Le Mouvement U Gulmu Fi appelle à une nouvelle manifestation le 31 juillet prochain sur l’ensemble de l’Est pour interpeller le gouvernement sur les problèmes auxquels les filles et les fils de la région sont confrontés et qui attendent que des solutions leur soient apportées.
Dans l’interview que le coordonnateur du Mouvement, Emmanuel Ouoba a accordée à Kaceto.net, il explique les motifs de cet appel à la mobilisation tout en saluant les efforts consentis par le gouvernement dans la satisfaction de leur plateforme revendicative.

Pour quels motifs raisons appelez-vous à une nouvelle manifestation le 31 juillet prochain ?

En fait, nous voulons faire le bilan de la manifestation du 24 avril dernier car très sincèrement, la plupart des nos revendications ne sont pas satisfaites. Sur certains points de notre plateforme, la situation s’est empirée notamment au plan sécuritaire où des villages entiers se vident de leurs populations. Certes, il y a eu des avancées, mais globalement, ça ne va pas.

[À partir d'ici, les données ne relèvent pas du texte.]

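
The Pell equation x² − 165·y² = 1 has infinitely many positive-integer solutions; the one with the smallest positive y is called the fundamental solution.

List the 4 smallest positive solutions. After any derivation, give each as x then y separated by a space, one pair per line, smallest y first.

1079 84
2328481 181272
5024860919 391184892
10843647534721 844176815664

√165 → a₀=12, period (1,5,2,5,1,24); ℓ=6 even so k=5
k=0  a_k=12  p_k/q_k = 12/1
…
k=2  a_k=5  p_k/q_k = 77/6
k=3  a_k=2  p_k/q_k = 167/13
k=4  a_k=5  p_k/q_k = 912/71
k=5  a_k=1  p_k/q_k = 1079/84
(x₁, y₁) = (1079, 84);  1079² − 165·84² = 1 ✓
(x_2, y_2) = (1079·1079 + 165·84·84, 1079·84 + 84·1079) = (2328481, 181272)
(x_3, y_3) = (1079·2328481 + 165·84·181272, 1079·181272 + 84·2328481) = (5024860919, 391184892)
(x_4, y_4) = (1079·5024860919 + 165·84·391184892, 1079·391184892 + 84·5024860919) = (10843647534721, 844176815664)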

Sur la santé, il y a eu des avancées en termes de ressources humaines car 15 médecins ont été envoyés au CHR de Fada dont 11 spécialistes et 4 généralistes.
Mais il y a un bémol : le manque d’équipements pour que les spécialistes puissent faire correctement leur travail. C’est criard dans beaucoup d’unités et lors de sa visite ici, le ministre de la Santé, Charlemagne Ouédraogo nous a dit qu’il y avait un plan d’urgence pour les hôpitaux et que tout cela sera pris en compte. Reste que ce plan d’urgence doit d’abord être adopté par le ministère, ensuite qu’il soit présenté et adopté par le conseil des ministres avant sa mise en oeuvre. L’attente sera encore longue.
Depuis plusieurs mois, voire années, le CHR est confronté à des délestages récurrents alors que le groupe électrogène n’est pas en bon état pour prendre le relais. Sur ce point, également, il y a un début de solution puisque grâce au soutien du Conseil régional, un nouveau groupe électrogène a été acquis et est effectivement sur place. Il reste maintenant à l’installer et le mettre en marche, en espérant qu’il sera bien fonctionnel et que la maintenance sera bien assurée.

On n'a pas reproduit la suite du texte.